¡Príncipe Orejitas al rescate!


Fuente: labrador.reymascotas.com

Esta mamá, como muchas otras mamás, solía llamar “princesita” a Cecilia, la única hija de la familia. “¡Es hora de un baño, princesita!” o “¡Vamos a cenar, princesa Cecilia!” repetía sin cesar a toda hora.

Cecilia, que ya se estaba poniendo grande, a veces se avergonzaba si mamá la llamaba así frente a sus compañeros, sobre todo cuando ellos comenzaban a burlarse. “Princesita Cecilia, ¿podré trepar por sus cabellos?”, decía Pedrito, mientras tiraba de una de sus trencitas. “Princesita Cecilia, ¿cómo es que usted no tiene un príncipe que la rescate cuando esté en peligro y luego pida su mano en matrimonio?”, se reía Micaela. Cecilia, que era una verdadera princesa en sus modales: siempre dulce, templada y que detestaba las discusiones, no respondía nada, sólo hacía lo que papá le había aconsejado: daba la espalda, hacía oídos sordos y se iba a jugar a otra parte con alguien más. Después de todo sabía que en casa tenía un amiguito esperándola con mucho cariño para darle, y que jamás se burlaría de ella. El príncipe Orejitas, un cachorrito de labrador, que daba saltos y agudos ladridos cada vez que ella regresaba del colegio.

Un día como tantos otros, Cecilia volvió a casa muy triste, herida por las bromas molestas de los otros chicos. Saludó a su mamá y fue corriendo al patio trasero porque tenía muchas ganas de pasar un rato a solas.

Estando sola en el jardín, entre árboles y florcitas, una lágrima no tardó en rodar mejilla abajo, recordando los rostros burlones de sus compañeros. Triste y aburrida, comenzó a trepar un árbol muy alto que estaba en medio del patio. Trepó, trepó y trepó muy alto hasta que encontró una ramita cómoda para pasar el rato y decidió quedarse sentada allí. La suave brisa jugaba cos sus rulitos y los pajaritos cantaban una dulce canción que no tardó en llevarla al país de la siesta.

Mientras tanto, mamá estaba preparando la merienda en la cocina. “¡Princesita, ya está tu leche con chocolate!”, llamó. Como Cecilia no respondía, volvió a llamarla una y otra vez, hasta que empezó a asustarse, ¿qué podría haberle pasado a Cecilia?, si estaba jugando en el jardín como siempre. Salió a buscarla, pero no pudo encontrarla por ningún lado: ni en su casita de madera, ni jugando en los maceteros con flores. En ese momento mamá se alegró al escuchar la puerta del frente: era papá que seguramente encontraría a Cecilia en un santiamén y todo estaría bien de nuevo… pero papá tampoco pudo hallarla. Completamente desesperados, decidieron que lo mejor sería llamar a la policía.

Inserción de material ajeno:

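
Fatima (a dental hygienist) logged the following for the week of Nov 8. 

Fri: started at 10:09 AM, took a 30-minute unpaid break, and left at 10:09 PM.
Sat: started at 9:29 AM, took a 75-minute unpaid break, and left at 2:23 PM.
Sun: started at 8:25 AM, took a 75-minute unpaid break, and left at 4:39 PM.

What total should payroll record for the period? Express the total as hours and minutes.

22 h 8 min

Fri: 10:09 AM–10:09 PM = 12 h 0 min; less 30 min break → 11 h 30 min
Sat: 9:29 AM–2:23 PM = 4 h 54 min; less 75 min break → 3 h 39 min
Sun: 8:25 AM–4:39 PM = 8 h 14 min; less 75 min break → 6 h 59 min
Total: 11 h 30 min + 3 h 39 min + 6 h 59 min = 22 h 8 min.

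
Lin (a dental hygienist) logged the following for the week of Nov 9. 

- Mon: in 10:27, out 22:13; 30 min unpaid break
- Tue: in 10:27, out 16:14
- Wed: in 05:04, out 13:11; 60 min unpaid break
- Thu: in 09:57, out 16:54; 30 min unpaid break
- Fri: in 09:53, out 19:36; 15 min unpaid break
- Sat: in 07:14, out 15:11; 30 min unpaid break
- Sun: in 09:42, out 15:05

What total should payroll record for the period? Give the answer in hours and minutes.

52 h 55 min

Mon: 10:27–22:13 = 11 h 46 min; less 30 min break → 11 h 16 min
Tue: 10:27–16:14 = 5 h 47 min
Wed: 05:04–13:11 = 8 h 7 min; less 60 min break → 7 h 7 min
Thu: 09:57–16:54 = 6 h 57 min; less 30 min break → 6 h 27 min
Fri: 09:53–19:36 = 9 h 43 min; less 15 min break → 9 h 28 min
Sat: 07:14–15:11 = 7 h 57 min; less 30 min break → 7 h 27 min
Sun: 09:42–15:05 = 5 h 23 min
Total: 11 h 16 min + 5 h 47 min + 7 h 7 min + 6 h 27 min + 9 h 28 min + 7 h 27 min + 5 h 23 min = 52 h 55 min.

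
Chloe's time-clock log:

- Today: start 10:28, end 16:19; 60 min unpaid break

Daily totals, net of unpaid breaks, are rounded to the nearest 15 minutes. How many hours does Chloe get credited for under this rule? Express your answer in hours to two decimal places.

4.75 hours

Today: 10:28–16:19 = 5 h 51 min − 60 min = 4 h 51 min → rounds to 4 h 45 min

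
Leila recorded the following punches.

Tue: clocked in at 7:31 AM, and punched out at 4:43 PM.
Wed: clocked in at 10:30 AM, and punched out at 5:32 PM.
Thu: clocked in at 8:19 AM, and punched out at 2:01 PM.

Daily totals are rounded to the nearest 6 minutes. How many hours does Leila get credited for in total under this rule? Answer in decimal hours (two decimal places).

Tue: 7:31 AM–4:43 PM = 9 h 12 min → rounds to 9 h 12 min
Wed: 10:30 AM–5:32 PM = 7 h 2 min → rounds to 7 h 0 min
Thu: 8:19 AM–2:01 PM = 5 h 42 min → rounds to 5 h 42 min
Total credited: 21 h 54 min.

21.90 hours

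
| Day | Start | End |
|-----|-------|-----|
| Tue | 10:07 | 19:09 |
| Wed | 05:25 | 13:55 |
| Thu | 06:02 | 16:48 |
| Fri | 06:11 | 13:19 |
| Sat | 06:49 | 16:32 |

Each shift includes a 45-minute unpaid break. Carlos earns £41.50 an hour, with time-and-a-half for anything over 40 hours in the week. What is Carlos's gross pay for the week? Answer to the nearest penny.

£1747.15

Tue: 10:07–19:09 = 9 h 2 min; less 45 min break → 8 h 17 min
Wed: 05:25–13:55 = 8 h 30 min; less 45 min break → 7 h 45 min
Thu: 06:02–16:48 = 10 h 46 min; less 45 min break → 10 h 1 min
Fri: 06:11–13:19 = 7 h 8 min; less 45 min break → 6 h 23 min
Sat: 06:49–16:32 = 9 h 43 min; less 45 min break → 8 h 58 min
Total worked: 41 h 24 min = 2484 min.
Regular 40 h 0 min = 2400 min at £41.50/h; overtime 1 h 24 min = 84 min at £62.25/h.
Pay = (2400 × £41.50 + 84 × £62.25) ÷ 60 = £1747.15.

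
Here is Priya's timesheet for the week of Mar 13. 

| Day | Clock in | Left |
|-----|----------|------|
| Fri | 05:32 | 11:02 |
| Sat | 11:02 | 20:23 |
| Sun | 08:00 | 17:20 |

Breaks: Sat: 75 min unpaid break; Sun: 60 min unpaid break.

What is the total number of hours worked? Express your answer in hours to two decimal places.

Fri: 05:32–11:02 = 5 h 30 min
Sat: 11:02–20:23 = 9 h 21 min; less 75 min break → 8 h 6 min
Sun: 08:00–17:20 = 9 h 20 min; less 60 min break → 8 h 20 min
Total: 5 h 30 min + 8 h 6 min + 8 h 20 min = 21 h 56 min.

21.93 hours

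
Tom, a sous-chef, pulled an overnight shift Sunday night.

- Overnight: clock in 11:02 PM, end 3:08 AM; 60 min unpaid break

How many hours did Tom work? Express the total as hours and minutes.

3 h 6 min

Overnight: 11:02 PM → midnight = 0 h 58 min; midnight → 3:08 AM = 3 h 8 min; span 4 h 6 min; less 60 min break → 3 h 6 min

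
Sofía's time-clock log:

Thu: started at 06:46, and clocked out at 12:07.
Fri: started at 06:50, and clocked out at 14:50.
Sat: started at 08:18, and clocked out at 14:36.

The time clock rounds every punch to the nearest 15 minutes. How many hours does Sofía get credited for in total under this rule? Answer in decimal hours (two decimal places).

19.50 hours

Thu: in 06:46→06:45, out 12:07→12:00; 5 h 15 min
Fri: in 06:50→06:45, out 14:50→14:45; 8 h 0 min
Sat: in 08:18→08:15, out 14:36→14:30; 6 h 15 min
Total credited: 19 h 30 min.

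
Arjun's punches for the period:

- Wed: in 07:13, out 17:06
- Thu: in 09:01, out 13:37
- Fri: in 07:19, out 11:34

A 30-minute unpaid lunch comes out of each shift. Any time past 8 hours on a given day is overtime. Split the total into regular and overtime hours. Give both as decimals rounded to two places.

Wed: 07:13–17:06 = 9 h 53 min; less 30 min break → 9 h 23 min
Thu: 09:01–13:37 = 4 h 36 min; less 30 min break → 4 h 6 min
Fri: 07:19–11:34 = 4 h 15 min; less 30 min break → 3 h 45 min
Wed reg 8 h 0 min / OT 1 h 23 min; Thu reg 4 h 6 min / OT 0 h 0 min; Fri reg 3 h 45 min / OT 0 h 0 min.
Totals: regular 15 h 51 min, overtime 1 h 23 min.

Regular 15.85 hours, overtime 1.38 hours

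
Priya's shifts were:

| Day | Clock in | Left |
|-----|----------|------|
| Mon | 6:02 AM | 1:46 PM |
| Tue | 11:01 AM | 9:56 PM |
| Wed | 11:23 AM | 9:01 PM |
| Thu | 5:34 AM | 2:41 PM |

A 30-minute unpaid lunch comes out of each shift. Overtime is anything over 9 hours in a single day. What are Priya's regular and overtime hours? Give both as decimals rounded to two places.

Regular 33.85 hours, overtime 1.55 hours

Mon: 6:02 AM–1:46 PM = 7 h 44 min; less 30 min break → 7 h 14 min
Tue: 11:01 AM–9:56 PM = 10 h 55 min; less 30 min break → 10 h 25 min
Wed: 11:23 AM–9:01 PM = 9 h 38 min; less 30 min break → 9 h 8 min
Thu: 5:34 AM–2:41 PM = 9 h 7 min; less 30 min break → 8 h 37 min
Mon reg 7 h 14 min / OT 0 h 0 min; Tue reg 9 h 0 min / OT 1 h 25 min; Wed reg 9 h 0 min / OT 0 h 8 min; Thu reg 8 h 37 min / OT 0 h 0 min.
Totals: regular 33 h 51 min, overtime 1 h 33 min.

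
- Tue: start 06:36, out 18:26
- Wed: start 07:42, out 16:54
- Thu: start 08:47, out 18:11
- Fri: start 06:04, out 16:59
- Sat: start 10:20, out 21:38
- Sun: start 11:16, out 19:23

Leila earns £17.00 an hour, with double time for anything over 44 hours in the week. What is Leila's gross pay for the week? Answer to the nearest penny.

Tue: 06:36–18:26 = 11 h 50 min
Wed: 07:42–16:54 = 9 h 12 min
Thu: 08:47–18:11 = 9 h 24 min
Fri: 06:04–16:59 = 10 h 55 min
Sat: 10:20–21:38 = 11 h 18 min
Sun: 11:16–19:23 = 8 h 7 min
Total worked: 60 h 46 min = 3646 min.
Regular 44 h 0 min = 2640 min at £17.00/h; overtime 16 h 46 min = 1006 min at £34.00/h.
Pay = (2640 × £17.00 + 1006 × £34.00) ÷ 60 = £1318.07.

£1318.07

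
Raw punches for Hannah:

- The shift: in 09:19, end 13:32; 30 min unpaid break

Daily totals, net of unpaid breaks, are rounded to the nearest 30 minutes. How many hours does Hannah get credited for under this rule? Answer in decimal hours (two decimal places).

3.50 hours

The shift: 09:19–13:32 = 4 h 13 min − 30 min = 3 h 43 min → rounds to 3 h 30 min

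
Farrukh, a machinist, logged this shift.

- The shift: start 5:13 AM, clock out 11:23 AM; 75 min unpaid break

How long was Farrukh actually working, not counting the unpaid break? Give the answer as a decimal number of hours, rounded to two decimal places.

4.92 hours

The shift: 5:13 AM–11:23 AM = 6 h 10 min; less 75 min break → 4 h 55 min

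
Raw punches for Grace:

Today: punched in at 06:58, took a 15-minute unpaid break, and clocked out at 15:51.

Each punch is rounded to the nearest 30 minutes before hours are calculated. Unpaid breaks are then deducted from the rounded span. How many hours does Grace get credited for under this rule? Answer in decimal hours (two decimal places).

8.75 hours

Today: in 06:58→07:00, out 15:51→16:00; 9 h 0 min − 15 min = 8 h 45 min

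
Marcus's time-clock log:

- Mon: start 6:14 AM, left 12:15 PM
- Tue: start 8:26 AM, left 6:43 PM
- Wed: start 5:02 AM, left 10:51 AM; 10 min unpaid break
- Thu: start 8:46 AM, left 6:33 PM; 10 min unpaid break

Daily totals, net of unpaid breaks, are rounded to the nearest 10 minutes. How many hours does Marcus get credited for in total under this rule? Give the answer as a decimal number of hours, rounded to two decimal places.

Mon: 6:14 AM–12:15 PM = 6 h 1 min → rounds to 6 h 0 min
Tue: 8:26 AM–6:43 PM = 10 h 17 min → rounds to 10 h 20 min
Wed: 5:02 AM–10:51 AM = 5 h 49 min − 10 min = 5 h 39 min → rounds to 5 h 40 min
Thu: 8:46 AM–6:33 PM = 9 h 47 min − 10 min = 9 h 37 min → rounds to 9 h 40 min
Total credited: 31 h 40 min.

31.67 hours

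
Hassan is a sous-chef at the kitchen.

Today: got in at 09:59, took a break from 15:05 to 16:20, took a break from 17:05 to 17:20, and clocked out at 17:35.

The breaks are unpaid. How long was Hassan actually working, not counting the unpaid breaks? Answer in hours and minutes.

Today: 09:59–17:35 = 7 h 36 min; less 90 min break → 6 h 6 min

6 h 6 min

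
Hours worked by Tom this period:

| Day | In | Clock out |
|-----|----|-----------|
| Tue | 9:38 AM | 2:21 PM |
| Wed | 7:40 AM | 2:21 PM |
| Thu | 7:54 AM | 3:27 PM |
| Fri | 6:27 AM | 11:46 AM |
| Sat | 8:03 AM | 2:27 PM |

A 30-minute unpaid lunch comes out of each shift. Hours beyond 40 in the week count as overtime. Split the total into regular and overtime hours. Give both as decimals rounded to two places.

Tue: 9:38 AM–2:21 PM = 4 h 43 min; less 30 min break → 4 h 13 min
Wed: 7:40 AM–2:21 PM = 6 h 41 min; less 30 min break → 6 h 11 min
Thu: 7:54 AM–3:27 PM = 7 h 33 min; less 30 min break → 7 h 3 min
Fri: 6:27 AM–11:46 AM = 5 h 19 min; less 30 min break → 4 h 49 min
Sat: 8:03 AM–2:27 PM = 6 h 24 min; less 30 min break → 5 h 54 min
Total worked: 28 h 10 min = 28.17 h.
Threshold 40 h → overtime 0 h 0 min, regular 28 h 10 min.

Regular 28.17 hours, overtime 0.00 hours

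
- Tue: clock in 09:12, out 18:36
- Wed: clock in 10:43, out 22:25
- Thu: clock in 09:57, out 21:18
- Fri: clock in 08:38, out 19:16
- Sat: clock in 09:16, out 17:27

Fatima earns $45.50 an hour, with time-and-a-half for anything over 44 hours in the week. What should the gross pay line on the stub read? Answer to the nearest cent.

$2497.95

Tue: 09:12–18:36 = 9 h 24 min
Wed: 10:43–22:25 = 11 h 42 min
Thu: 09:57–21:18 = 11 h 21 min
Fri: 08:38–19:16 = 10 h 38 min
Sat: 09:16–17:27 = 8 h 11 min
Total worked: 51 h 16 min = 3076 min.
Regular 44 h 0 min = 2640 min at $45.50/h; overtime 7 h 16 min = 436 min at $68.25/h.
Pay = (2640 × $45.50 + 436 × $68.25) ÷ 60 = $2497.95.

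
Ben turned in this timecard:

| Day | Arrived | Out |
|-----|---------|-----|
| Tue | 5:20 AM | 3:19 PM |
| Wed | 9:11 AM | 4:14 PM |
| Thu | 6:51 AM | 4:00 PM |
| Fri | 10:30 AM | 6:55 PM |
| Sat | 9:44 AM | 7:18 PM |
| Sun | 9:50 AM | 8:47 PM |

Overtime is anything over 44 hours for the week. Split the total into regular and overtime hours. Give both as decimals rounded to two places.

Regular 44.00 hours, overtime 11.12 hours

Tue: 5:20 AM–3:19 PM = 9 h 59 min
Wed: 9:11 AM–4:14 PM = 7 h 3 min
Thu: 6:51 AM–4:00 PM = 9 h 9 min
Fri: 10:30 AM–6:55 PM = 8 h 25 min
Sat: 9:44 AM–7:18 PM = 9 h 34 min
Sun: 9:50 AM–8:47 PM = 10 h 57 min
Total worked: 55 h 7 min = 55.12 h.
Threshold 44 h → overtime 11 h 7 min, regular 44 h 0 min.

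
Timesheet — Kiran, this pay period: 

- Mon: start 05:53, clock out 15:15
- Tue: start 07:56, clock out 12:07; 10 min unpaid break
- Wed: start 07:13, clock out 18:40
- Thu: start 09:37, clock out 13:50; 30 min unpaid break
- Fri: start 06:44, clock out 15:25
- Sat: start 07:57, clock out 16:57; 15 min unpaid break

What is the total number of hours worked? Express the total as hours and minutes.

Mon: 05:53–15:15 = 9 h 22 min
Tue: 07:56–12:07 = 4 h 11 min; less 10 min break → 4 h 1 min
Wed: 07:13–18:40 = 11 h 27 min
Thu: 09:37–13:50 = 4 h 13 min; less 30 min break → 3 h 43 min
Fri: 06:44–15:25 = 8 h 41 min
Sat: 07:57–16:57 = 9 h 0 min; less 15 min break → 8 h 45 min
Total: 9 h 22 min + 4 h 1 min + 11 h 27 min + 3 h 43 min + 8 h 41 min + 8 h 45 min = 45 h 59 min.

45 h 59 min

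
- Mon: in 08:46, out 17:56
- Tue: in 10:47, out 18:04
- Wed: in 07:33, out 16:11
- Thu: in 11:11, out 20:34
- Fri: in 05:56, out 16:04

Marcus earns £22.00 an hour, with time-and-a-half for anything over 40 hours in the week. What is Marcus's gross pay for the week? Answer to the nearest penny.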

Entre tanto, Cecilia despertó pero, al intentar su camino de regreso al suelo, una rama grande cayó, desprendiéndose por completo del árbol y llevándose muchas ramitas finitas que ella necesitaba de apoyo. Asustada, se aferró tan fuerte como pudo a la rama en donde había pasado tanto tiempo sentada, esperando que alguien la encontrara.

Mamá y papá, que estaban en la puerta contándole lo sucedido al policía, no escucharon el ruido de la rama al caer, pero el príncipe Orejitas comenzó a ladrar tan fuerte como podía. Al darse cuenta de que nadie le hacía caso decidió ir él mismo a ver qué pasaba y corrió a toda velocidad hacia la fuente de aquel ruido. Allí descubrió la gran rama en el piso y a Cecilia pidiendo ayuda. Dio dos ladriditos, para calmar a su dueña y, más rápido que antes, regresó con mamá y papá, que al principio no creyeron que fuera algo serio. Pero el príncipe Orejitas comenzó a mordisquear el pantalón de su amo y a ladrar en dirección al jardín. “Creo que está diciendo algo”, dijo papá, y todos lo siguieron hasta el jardín, donde encontraron a Cecilia, que desde que la rama que antes la tapaba se había desprendido podía verse claramente.

Con la ayuda de los policías no tardó en estar otra vez en tierra firme, y luego de agradecerles como hubiera hecho toda buena princesa, abrazó a mamá y a papá y, poco después, le rascó la pancita durante mucho tiempo al príncipe Orejitas que ¡bien merecido lo tenía! Y así aprendió que ella sí tenía un príncipe que la rescataría cuando estuviera en peligro y que, si bien no pediría su mano en matrimonio, compartiría todos los juegos y aventuras con ella.